Pâyitahtta Bir Şâzeli
Şeyh Zâfir olarak bilinen Muhammed Zâfir Efendi (ö. 1903), 1829 yılında Trablusgarp’a yakın Mısrata şehrinde doğmuştur. Küçük yaşlarda babasının yanında eğitim alan Şeyh Zâfir Efendi, babası ile birlikte bir süre Medine’de ve Trablus’ta yaşamıştır. Dedesi Hasan Zâfir, Şâzeli tarikatı içerisinde Derkâviyye koluna intisap etmiş ve sonrasında Medenîyye kolunu kurmuştur. Bu tarikat, başta Trablusgarp olmak üzere Tunus, Fas ve Cezayir’den Hicaz bölgesine kadar etkili olmuş ve Zâfir ailesi de saygın ve ruhani bir tarikat ailesi olarak kabul görmüştür.
Şeyh Zâfir’i meşhur kılan özellik ise kimilerinin iddia ettiği üzere II. Abdülhamid’in şeyhliğini yapmasıdır. Mahmud Nedim Paşa’nın Trablusgarp valiliği sırasında tanıştığı bu etkileyici kişilik Sultan Abdülaziz saltanatının son yıllarında İstanbul’a gelmiş ve yine bazı rivayetlere göre sarayla irtibata geçmiştir. Fakat, onun yıldızı Sultan II. Abdülhamid ile parlamış ve II. Abdülhamid Yıldız Sarayı’na taşındığı 1879 tarihinden itibaren saygı duyduğu Şeyh Zâfir’i de sarayın yakınına aldırmış ve 1887’de kendisine bugün hala ayakta olan Ertuğrul Tekkesi’ni inşa ettirmiştir.

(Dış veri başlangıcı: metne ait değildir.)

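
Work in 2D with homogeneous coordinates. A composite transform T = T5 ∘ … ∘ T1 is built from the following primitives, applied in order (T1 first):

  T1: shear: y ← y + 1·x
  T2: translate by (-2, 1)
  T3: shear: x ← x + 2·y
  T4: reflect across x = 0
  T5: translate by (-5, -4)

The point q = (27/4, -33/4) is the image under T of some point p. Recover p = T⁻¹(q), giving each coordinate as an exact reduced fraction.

T1 = [1 0 0; 1 1 0; 0 0 1]
T2·T1 = [1 0 -2; 1 1 1; 0 0 1]
T3·…·T1 = [3 2 0; 1 1 1; 0 0 1]
T4·…·T1 = [-3 -2 0; 1 1 1; 0 0 1]
T5·…·T1 = [-3 -2 -5; 1 1 -3; 0 0 1]
det M = -1; M⁻¹ = [-1 -2 -11; 1 3 14; 0 0 1]
M⁻¹ · (27/4, -33/4)ᵀ = (-5/4, -4)ᵀ

p = (-5/4, -4)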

II. Abdülhamid döneminin en göze çarpan siyaseti olan İslam Birliği bağlamında Yıldız Sarayı’nın yakınında konuşlandırılan şeyhlerden biri olan Zâfir Efendi, Tunuslu Hayreddin Paşa’nın sadaret makamına gelmesini sağlamış, İngilizlere karşı Mısır’da ayaklanan Urâbî Paşa ile padişah namına iletişime geçmiş, Emir Abdülkadir el-Cezâirî’nin Fransızlara karşı faaliyetlerini desteklemiş ve Kuzey Afrika’daki Fransız Sömürgesine karşı yerli halkı örgütlemiştir. Görüldüğü üzere Şeyh Zafir sosyal ve siyasi hadiselerin içerisindedir. Tekkesi de adeta devlet misafirhanesi işlevi görmüştür. Bu kitap, milliyetçilik akımları öncesinde bir Arap şeyhinin Osmanlı saltanatı ve hilafeti için nasıl mücadele ettiğini arşiv evrakına ve birincil kaynaklara dayanarak ortaya koymaktadır.